Japanese electric multiple unit train type

The Izukyu 3000 series (伊豆急行3000系), branded "Aloha Train", is an electric multiple unit train type operated by the private railway operator Izukyu Corporation. Entering service on 30 April 2022, the fleet of two 4-car sets was inherited in 2021 from former East Japan Railway Company (JR East) 209 series EMUs, which were previously used on services throughout the Bōsō Peninsula.

== History ==

=== Background ===

JR East introduced the 209 series in 1993, initially on the Keihin–Tōhoku Line and Negishi Line, to replace the 103 series trains that were previously used. 209 series sets were later deployed on other lines, including the Nambu and Kawagoe lines. Designed to be a low-cost, lightweight, minimal-lifespan vehicle, the 209 series design set the standard for subsequent JR East commuter train designs.

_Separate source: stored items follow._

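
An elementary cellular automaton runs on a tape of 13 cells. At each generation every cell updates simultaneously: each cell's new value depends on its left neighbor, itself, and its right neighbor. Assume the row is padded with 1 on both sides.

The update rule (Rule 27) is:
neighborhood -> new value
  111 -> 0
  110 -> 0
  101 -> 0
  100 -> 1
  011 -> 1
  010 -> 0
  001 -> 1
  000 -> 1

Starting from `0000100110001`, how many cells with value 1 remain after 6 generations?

generation 1: 1111011101111
generation 2: 0000010001000
generation 3: 1111101110111
generation 4: 0000001000100
generation 5: 1111110111011
generation 6: 0000000100010
count of 1: 2

2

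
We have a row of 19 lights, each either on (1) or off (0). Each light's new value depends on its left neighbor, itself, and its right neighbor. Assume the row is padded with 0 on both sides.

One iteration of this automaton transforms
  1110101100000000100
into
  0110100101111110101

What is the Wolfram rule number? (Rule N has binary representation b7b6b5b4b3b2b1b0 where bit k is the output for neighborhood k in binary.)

position 1: 111 → 1  (bit 7 = 1)
position 2: 110 → 1  (bit 6 = 1)
position 3: 101 → 0  (bit 5 = 0)
position 8: 100 → 0  (bit 4 = 0)
position 0: 011 → 0  (bit 3 = 0)
position 4: 010 → 1  (bit 2 = 1)
position 15: 001 → 0  (bit 1 = 0)
position 9: 000 → 1  (bit 0 = 1)
bits b7..b0 = 11000101 = 197

197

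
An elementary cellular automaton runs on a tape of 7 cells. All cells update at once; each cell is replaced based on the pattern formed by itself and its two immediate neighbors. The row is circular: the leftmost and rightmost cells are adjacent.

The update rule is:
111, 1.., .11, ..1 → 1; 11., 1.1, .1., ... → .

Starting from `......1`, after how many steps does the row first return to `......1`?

1....1.
.1..1..
1.11.1.
..1....
.1.1...
1...1..
.1.1.11
.....1.
....1.1
1..1...
.11.1.1
.1.....
1.1....
...1..1
1.1.11.
....1..
...1.1.
..1...1
11.1.1.
1......
.1....1
..1..1.
.1.11.1
...1...
..1.1..
.1...1.
1.1.1.1
......1

28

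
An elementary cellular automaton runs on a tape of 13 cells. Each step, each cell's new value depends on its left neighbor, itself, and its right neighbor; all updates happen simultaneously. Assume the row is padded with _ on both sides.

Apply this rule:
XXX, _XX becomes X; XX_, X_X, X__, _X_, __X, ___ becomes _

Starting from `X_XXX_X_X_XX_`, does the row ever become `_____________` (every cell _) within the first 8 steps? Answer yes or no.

__XX______X__
__X__________
_____________
all cells are _ at step 3

yes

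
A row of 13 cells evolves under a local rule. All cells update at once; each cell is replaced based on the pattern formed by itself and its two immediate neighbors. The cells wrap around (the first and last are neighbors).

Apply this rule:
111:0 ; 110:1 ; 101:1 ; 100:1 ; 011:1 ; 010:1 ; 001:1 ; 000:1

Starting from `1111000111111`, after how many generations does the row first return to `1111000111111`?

generation 1: 0001111100000
generation 2: 1111000111111

2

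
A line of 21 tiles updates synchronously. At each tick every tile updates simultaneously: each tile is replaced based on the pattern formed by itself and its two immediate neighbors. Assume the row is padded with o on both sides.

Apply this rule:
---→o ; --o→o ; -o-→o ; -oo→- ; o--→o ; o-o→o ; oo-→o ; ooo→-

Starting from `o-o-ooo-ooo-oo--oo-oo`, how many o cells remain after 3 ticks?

tick 1: oooo--oo--oo-ooo-oo--
tick 2: ---ooo-ooo-oo--oo-ooo
tick 3: ooo--oo--oo-ooo-oo---
count of o: 12

12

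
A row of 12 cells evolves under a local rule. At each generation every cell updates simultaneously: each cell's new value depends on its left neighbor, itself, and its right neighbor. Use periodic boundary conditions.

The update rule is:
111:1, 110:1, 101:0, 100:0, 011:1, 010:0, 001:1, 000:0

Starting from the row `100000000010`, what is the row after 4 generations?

000000000100
000000001000
000000010000
000000100000

000000100000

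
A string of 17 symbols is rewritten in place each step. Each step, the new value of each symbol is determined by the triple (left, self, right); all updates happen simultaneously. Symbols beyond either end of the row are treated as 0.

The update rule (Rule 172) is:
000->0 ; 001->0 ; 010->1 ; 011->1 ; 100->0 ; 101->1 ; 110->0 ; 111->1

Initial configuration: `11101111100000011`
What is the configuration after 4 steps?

11111000000000010

step 1: 11011111000000010
step 2: 10111110000000010
step 3: 11111100000000010
step 4: 11111000000000010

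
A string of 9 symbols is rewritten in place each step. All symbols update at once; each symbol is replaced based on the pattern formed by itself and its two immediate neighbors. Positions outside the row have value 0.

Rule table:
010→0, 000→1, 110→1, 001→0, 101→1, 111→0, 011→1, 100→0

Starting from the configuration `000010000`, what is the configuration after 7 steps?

step 1: 111000111
step 2: 101010101
step 3: 010101010
step 4: 001010100
step 5: 100101001
step 6: 000010000  (repeats step 0; period 6)
step 7: 111000111

111000111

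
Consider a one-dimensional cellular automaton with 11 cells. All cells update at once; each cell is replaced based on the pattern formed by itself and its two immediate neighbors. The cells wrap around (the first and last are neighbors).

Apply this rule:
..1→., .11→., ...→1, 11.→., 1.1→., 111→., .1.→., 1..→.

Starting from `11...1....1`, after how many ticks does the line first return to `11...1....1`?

2

...1...11..
11...1....1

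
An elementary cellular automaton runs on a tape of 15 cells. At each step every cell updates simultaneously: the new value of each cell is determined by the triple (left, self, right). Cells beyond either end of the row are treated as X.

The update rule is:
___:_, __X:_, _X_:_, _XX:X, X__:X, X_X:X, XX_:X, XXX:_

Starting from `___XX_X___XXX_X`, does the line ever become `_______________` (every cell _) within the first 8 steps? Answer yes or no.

no

X__XXX_X__X_XXX
XX_X_XX_X__XX__
_XX_XXXX_X_XXX_
XXXXX__XX_XX_XX
____XX_XXXXXXX_
X___XXXX_____XX
XX__X__XX____X_
_XX__X_XXX____X
step 8 is _XX__X_XXX____X, still not uniform _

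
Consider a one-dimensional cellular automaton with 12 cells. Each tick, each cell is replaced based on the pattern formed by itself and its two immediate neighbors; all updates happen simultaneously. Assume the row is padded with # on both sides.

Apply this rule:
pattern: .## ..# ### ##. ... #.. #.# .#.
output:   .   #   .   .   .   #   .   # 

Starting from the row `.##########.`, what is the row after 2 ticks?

#..........#

tick 1: ............
tick 2: #..........#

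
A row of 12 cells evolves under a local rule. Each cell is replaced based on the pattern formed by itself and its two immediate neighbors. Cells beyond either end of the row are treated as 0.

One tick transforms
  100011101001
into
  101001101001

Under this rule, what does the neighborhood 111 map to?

At position 5 the neighborhood is 111; the next row has 1 there.

1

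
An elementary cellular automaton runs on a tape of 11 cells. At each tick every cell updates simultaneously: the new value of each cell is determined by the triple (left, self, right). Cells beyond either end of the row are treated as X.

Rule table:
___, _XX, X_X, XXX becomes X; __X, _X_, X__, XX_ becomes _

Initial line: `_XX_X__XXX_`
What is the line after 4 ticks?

X__XX__XXXX

tick 1: XX_X___XX_X
tick 2: X_X__X_X_XX
tick 3: _X____X_XXX
tick 4: X__XX__XXXX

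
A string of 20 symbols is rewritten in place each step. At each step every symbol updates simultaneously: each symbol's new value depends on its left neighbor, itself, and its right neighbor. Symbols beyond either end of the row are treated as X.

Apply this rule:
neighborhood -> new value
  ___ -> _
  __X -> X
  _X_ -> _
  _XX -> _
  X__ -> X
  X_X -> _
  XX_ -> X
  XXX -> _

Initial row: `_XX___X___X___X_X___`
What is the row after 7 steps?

__XX_X_X_X_X_X___X_X
XX_X__________X_X___
_X__X________X___X_X
__XX_X______X_X_X___
XX_X__X____X_____X_X
_X__XX_X__X_X___X___
__XX_X__XX___X_X_X_X

__XX_X__XX___X_X_X_X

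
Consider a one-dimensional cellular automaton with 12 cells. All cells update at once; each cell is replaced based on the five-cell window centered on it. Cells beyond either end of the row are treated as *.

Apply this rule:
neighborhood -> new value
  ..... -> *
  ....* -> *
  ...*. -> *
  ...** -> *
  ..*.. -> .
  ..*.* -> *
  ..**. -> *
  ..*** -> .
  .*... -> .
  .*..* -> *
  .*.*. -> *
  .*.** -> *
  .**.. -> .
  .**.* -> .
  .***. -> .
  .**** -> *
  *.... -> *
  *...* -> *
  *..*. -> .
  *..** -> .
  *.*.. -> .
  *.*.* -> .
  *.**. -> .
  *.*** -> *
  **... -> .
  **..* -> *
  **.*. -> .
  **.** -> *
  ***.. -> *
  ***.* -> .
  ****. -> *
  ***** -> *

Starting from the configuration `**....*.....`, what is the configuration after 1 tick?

**.***..****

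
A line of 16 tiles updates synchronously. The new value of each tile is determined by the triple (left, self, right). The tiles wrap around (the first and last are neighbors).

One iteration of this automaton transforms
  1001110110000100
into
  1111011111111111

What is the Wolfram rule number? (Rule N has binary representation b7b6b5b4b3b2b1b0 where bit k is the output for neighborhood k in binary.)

127

position 4: 111 → 0  (bit 7 = 0)
position 5: 110 → 1  (bit 6 = 1)
position 6: 101 → 1  (bit 5 = 1)
position 1: 100 → 1  (bit 4 = 1)
position 3: 011 → 1  (bit 3 = 1)
position 0: 010 → 1  (bit 2 = 1)
position 2: 001 → 1  (bit 1 = 1)
position 10: 000 → 1  (bit 0 = 1)
bits b7..b0 = 01111111 = 127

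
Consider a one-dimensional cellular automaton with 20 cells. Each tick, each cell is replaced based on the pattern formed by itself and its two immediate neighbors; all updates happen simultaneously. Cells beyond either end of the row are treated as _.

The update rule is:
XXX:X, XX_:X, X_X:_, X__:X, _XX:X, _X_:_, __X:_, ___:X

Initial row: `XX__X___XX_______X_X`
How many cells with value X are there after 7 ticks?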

From 2009, some Keihin–Tōhoku–Negishi Line-allocated sets were transferred and refurbished to operate throughout the Bōsō Peninsula, following the introduction of newer E233 series trains. Much of the Bōsō-allocated fleet was replaced from 2021 by new E131 series trains, following many of the lines within the region being modified to accommodate one-man operation.

=== Inheritance by Izukyu Corporation ===
In July 2021, Izukyu Corporation announced its plan to procure 209 series trains that were previously operated by JR East on services throughout the Bōsō Peninsula. Ten former 209 series cars were inherited by November of that year. The following month, Izukyu announced that the fleet would be given the classification "3000 series".

The 3000 series incorporates a Hawaii-inspired theme; this is reflected through the brand name "Aloha Train", a Honu-inspired external wrapping pattern, a color scheme borrowed from the "Resort 21" trainsets, and internal door wrappings of various seas in Izu. They are also the first trains operated by Izukyu to use variable-frequency drive (VVVF) technology and also did not require large-scale refurbishment. In contrast, the older 8000 series trains inherited from Tokyu Corporation required the installation of toilets, onboard passenger information displays, electrical coupling, and transverse seating; these features were already included with the 3000 series sets upon their inheritance by Izukyu Corporation.

The 3000 series fleet was introduced into service on 30 April 2022. Originally, the fleet was only used on the Izu Kyuko Line, but on 13 June 2022, they began use on the JR Ito Line as well.